If a message is created by using Distributed Authoring and Versioning (DAV), full-text indexing uses the Accept-Language header to determine which locale to use.
The Language Setting of Attachments
If an attachment is an Office document, full-text indexing uses the language setting that is used in the document; otherwise, it uses the neutral word breaker.
The Language Setting of the Exchange 2000
If a message is not a MAPI message, its
Locale ID property is not set. Full-text indexing uses the system locale setting for the server to determine which word breaker to use.
To verify the server language, follow these steps:
- Click Start, point to Settings, and then click Control Panel.
- Click Date, Time, Language, and Regional Options.
- Click Regional and Language Options, and then verify the locale and language settings.
- Click OK.
Full-text indexing works best when the query language of the client computer matches the language of the files that are being indexed. The server language is sometimes used as the query language if the language of the client computer is not known.

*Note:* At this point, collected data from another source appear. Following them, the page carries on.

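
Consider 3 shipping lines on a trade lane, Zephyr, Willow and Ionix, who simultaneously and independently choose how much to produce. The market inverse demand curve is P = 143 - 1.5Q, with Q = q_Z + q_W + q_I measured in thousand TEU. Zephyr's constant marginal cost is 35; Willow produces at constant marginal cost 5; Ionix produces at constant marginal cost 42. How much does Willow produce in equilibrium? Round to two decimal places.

34.17

Zephyr's profit: π_Z = (143 - 1.5Q)q_Z - (35q_Z). Setting ∂π_Z/∂q_Z = 0: 108 - 3q_Z - (3/2)(q_W + q_I) = 0.
Willow's profit: π_W = (143 - 1.5Q)q_W - (5q_W). Setting ∂π_W/∂q_W = 0: 138 - 3q_W - (3/2)(q_Z + q_I) = 0.
Ionix's first-order condition: 101 - 3q_I - (3/2)(q_Z + q_W) = 0.
Adding the 3 conditions: 347 − 3Q − 3Q = 0, i.e. Q = 347/6.
Back-substituting: q_Z = (108 − 347/4)/(3/2) = 85/6, q_W = (138 − 347/4)/(3/2) = 205/6, q_I = (101 − 347/4)/(3/2) = 19/2.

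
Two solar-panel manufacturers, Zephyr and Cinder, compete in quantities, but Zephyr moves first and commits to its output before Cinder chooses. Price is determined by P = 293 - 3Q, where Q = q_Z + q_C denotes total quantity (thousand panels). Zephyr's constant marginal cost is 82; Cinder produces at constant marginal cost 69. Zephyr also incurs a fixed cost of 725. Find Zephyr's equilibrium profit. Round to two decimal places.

908.50

The follower Cinder best-responds to any q_Z: π_C = (293 - 3Q)q_C - 69q_C.
Follower FOC: 224 - 3q_Z - 6q_C = 0, so q_C(q_Z) = (224 - 3q_Z)/6.
Zephyr substitutes q_C(q_Z) into its own profit: π_Z = q_Z(293 - 3q_Z - (224 - 3q_Z)/2) - 82q_Z = (181 - (3/2)q_Z)q_Z - 82q_Z.
Leader FOC: 99 - 3q_Z = 0, so q_Z = 33.
Then q_C = (224 - 3·33)/6 = 125/6.
Price P = 293 - 3·(323/6) = 263/2.
Zephyr's profit: (263/2 - 82)·33 - 725 = 1817/2.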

Because of this, it is best for the server language to match the language of the majority of the documents that are on the server.
The Language Setting of the Client Computer
When the index is queried, it is assumed that the query is written in the language that is used on the client computer. Therefore, if the client computer's
Locale ID property is set to German, it is assumed that all queries from that computer are written in German. If the
Locale ID values of the message and the query are different, the search results are not predictable.

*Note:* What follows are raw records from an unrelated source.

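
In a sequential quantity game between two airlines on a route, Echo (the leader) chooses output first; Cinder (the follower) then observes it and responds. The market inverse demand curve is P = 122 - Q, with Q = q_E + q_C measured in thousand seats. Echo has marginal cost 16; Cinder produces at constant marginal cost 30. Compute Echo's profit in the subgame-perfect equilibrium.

1800

The follower Cinder best-responds to any q_E: π_C = (122 - Q)q_C - 30q_C.
Setting the follower's marginal profit to zero, 92 - q_E - 2q_C = 0, i.e. q_C = (92 - q_E)/2.
The leader anticipates this reaction. Substituting into P = 122 - Q gives P = 76 - (1/2)q_E, so π_E = (76 - (1/2)q_E)q_E - 16q_E.
Leader FOC: 60 - q_E = 0, so q_E = 60.
Then q_C = (92 - 60)/2 = 16.
Price P = 122 - 76 = 46.
Echo's profit: (46 - 16)·60 = 1800.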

The language of the Exchange 2000 server is not important in this scenario.
The language of the client computer that sends the query determines which language is used. If the language is not defined, the server language is used.
Error messages that are generated by the indexing process are delivered in the default locale language for the Exchange 2000 server. Supported languages include English, French, German, Spanish, and Japanese. This language set can be extended by using Microsoft SharePoint Portal Server, which adds support for Korean, Chinese (Simplified), and Chinese (Traditional).
For additional information about SharePoint Portal Server, visit the following Microsoft Web site:
Microsoft SharePoint TechnologiesExamples of Full-Text Indexing Behavior in Mixed-Language Scenarios
Client and Server Both Use U.S. Language Settings
An Outlook client who uses U.S. English language settings composes and sends an e-mail message from a computer that uses U.S. English language settings. The message is submitted to an Exchange 2000 server that runs on a Windows 2000 Server computer with U.S. English language settings. In this scenario, full-text indexing indexes the message by using the U.S. English language word breaker. The
Locale ID property is set to U.S. English because of the Office settings on the client computer. Queries that are sent from the client computer are successfully processed.
Client Uses Hebrew Language Settings
An Outlook client who uses U.S. English language settings composes and sends an e-mail message from a computer that uses Hebrew language settings. The message is submitted to an Exchange 2000 server that runs on a Windows 2000 Server computer with U.S. English language settings. In this scenario, full-text indexing indexes the message by using the U.S. English word breaker. The
Locale ID property is set to U.S. English because of the Office settings on the client computer. Queries that are sent from the client computer are not successfully processed because the Hebrew message does not have the correct word breaker applied.
Client Uses the Japanese Language Settings
An Outlook client who uses Japanese language settings composes and sends an e-mail message from a computer that uses U.S. English language settings. The message is submitted to an Exchange 2000 server that runs on a Windows 2000 Server computer with U.S. English language settings. In this scenario, full-text indexing indexes the message by using the Japanese word breaker. The
Locale ID property is set to Japanese because of the Office settings on the client computer. Queries from the client computer are successfully processed because the query's
Local ID property and the
Local ID property that was used to index the message are both set to Japanese.